For the most part, the majority of the cities and counties experiencing this problem are pretending it doesn't exist. But Virginia's Prince William County is an exception, and their example deserves to be noted.
Last week, the Washington Post noted that Prince William County's board of supervisors agreed in principle to start offering home loans to county employees. (About 3,500 people are on the county payroll, with entry-level jobs averaging $44,000 a year.) It appears many of the employees need to drive long distances to their jobs because they cannot afford to buy homes in the county.
There is certainly plenty of vacant housing to be found, too. Prince William County has the highest number of foreclosures of any Virginia county.
According to the Washington Post article, the Prince William County government would invest up to $50 million in pass-through certificates of deposit at SunTrust Bank, with the proceeds going to offering mortgages for the county's employees. The maximum home price would be $300,000, and the loans would be made available through the Federal Housing Administration.
I am looking at this development with mixed feelings. On the surface, it is wonderful for the Prince William government employees, since this will give them the opportunity to live closer to their jobs. It also addresses the absence of affordable housing in the county – that should have been addressed years ago, but that's another matter.

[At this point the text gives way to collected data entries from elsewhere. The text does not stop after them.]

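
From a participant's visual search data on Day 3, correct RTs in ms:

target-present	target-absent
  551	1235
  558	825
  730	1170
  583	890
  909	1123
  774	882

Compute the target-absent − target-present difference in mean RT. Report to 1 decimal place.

336.7 ms

M(target-present) = 4105/6 = 684.167
M(target-absent) = 6125/6 = 1020.833
Difference = 1020.833 − 684.167 = 336.667 ms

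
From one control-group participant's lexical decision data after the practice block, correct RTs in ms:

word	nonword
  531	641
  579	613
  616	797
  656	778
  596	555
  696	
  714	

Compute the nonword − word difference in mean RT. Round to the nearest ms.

50 ms

M(word) = 4388/7 = 626.857
M(nonword) = 3384/5 = 676.800
Difference = 676.800 − 626.857 = 49.943 ms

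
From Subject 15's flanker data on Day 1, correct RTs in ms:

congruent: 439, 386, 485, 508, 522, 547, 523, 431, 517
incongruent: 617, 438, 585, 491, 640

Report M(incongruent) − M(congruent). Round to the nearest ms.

70 ms

M(congruent) = 4358/9 = 484.222
M(incongruent) = 2771/5 = 554.200
Difference = 554.200 − 484.222 = 69.978 ms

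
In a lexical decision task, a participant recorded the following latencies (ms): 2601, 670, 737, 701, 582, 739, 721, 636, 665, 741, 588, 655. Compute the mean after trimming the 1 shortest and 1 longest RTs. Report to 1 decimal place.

685.3 ms

Sorted: 582, 588, 636, 655, 665, 670, 701, 721, 737, 739, 741, 2601
Drop lowest 1 (582) and highest 1 (2601)
Remaining (n=10): Σ = 6853, mean = 6853/10 = 685.300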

But on the flip side, it provides another example of the government stepping in to handle matters that should be within the bailiwick of the private sector. There is no reason to suspect these loans will bear any resemblance to the notorious subprime products that whacked the industry.
Still, anything that can encourage homeownership and affordable housing is deserving of commendation. I hope Prince William County's example will be considered by other counties and cities around the country where similar socio-economic situations prevail. This could easily be the start of a new – and responsible – housing boom.
Follow-Up: Regular readers may recall that I previously called for a national moratorium on foreclosures. Last week, Fannie Mae and Freddie Mac announced they were suspending foreclosure sales and evictions on certain properties until January. This is an excellent idea, I believe, and I am glad that someone in Washington has finally recognized that strategy can help lenders and borrowers work out the thorny issues relating to troubled loans.
– Phil Hall, editor, Secondary Marketing Executive.